Artificial intelligence is not yet the whole story, but it is clearly part of the story. The Bank of Canada has said there is hard evidence that it is getting more difficult to find a job in occupations with a larger share of AI-exposed tasks, and it has also noted reports that professional-services firms are pulling back on entry-level hiring because AI can do some of the work. At the same time, Statistics Canada’s early evidence suggests the impact is uneven rather than universal.

That nuance matters. AI is not wiping out youth employment across the board, and Statistics Canada has not found a broad, persistent drop in all highly exposed jobs. Still, junior tasks are often the most repetitive, the most document-heavy, and the easiest to automate or partially absorb with software. That means the traditional apprenticeship model of white-collar work, where graduates start with smaller assignments and gradually move up, may be weakening in some sectors. Fewer low-stakes tasks can mean fewer places to learn.

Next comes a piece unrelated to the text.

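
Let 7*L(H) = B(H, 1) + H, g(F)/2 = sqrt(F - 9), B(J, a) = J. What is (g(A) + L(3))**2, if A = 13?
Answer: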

Even employed young workers feel less secure

Landing a job no longer guarantees peace of mind. Statistics Canada found that in November 2025, youth employees were less likely to say they felt secure in their job than core-aged or older employees. Only 65.3% of youth said they felt secure in their job, compared with 74.9% of core-aged workers. More broadly, employees were also less confident they could quickly find another job at a similar salary if they lost the one they had.

That psychological layer matters because insecurity shapes behaviour. Workers who fear losing a job often delay moving out, taking risks, changing industries, or negotiating better pay. They may stay in roles that are unstable or misaligned simply because the outside market looks worse. For younger Canadians, a weak market is not only about whether work exists. It is also about whether that work feels durable enough to build a life around. A labour market can leave people employed and still deeply unsettled.

The opportunities that remain are narrower and more specific

There are still openings in Canada’s labour market, but they are not spread evenly. Job Bank says health care and social assistance is the most in-demand sector in the country, with very positive outlooks, while Statistics Canada reported that health care and social assistance added 94,000 jobs over the 12 months to March 2026. On the skilled-trades side, new apprenticeship registrations hit a record 101,541 in 2024, a sign that employers still need workers in practical, hard-to-fill roles.

That does not erase the hardship. It does suggest the path forward is becoming narrower. Young Canadians may have better odds in sectors tied to care, trades, community support, and hands-on services than in generic white-collar entry roles that attract massive applicant pools. The challenge is that many of those better openings require targeted training, licensing, placements, or a willingness to choose a field that was not part of the original plan. The market is not closed, but it is rewarding specificity much more than it once did.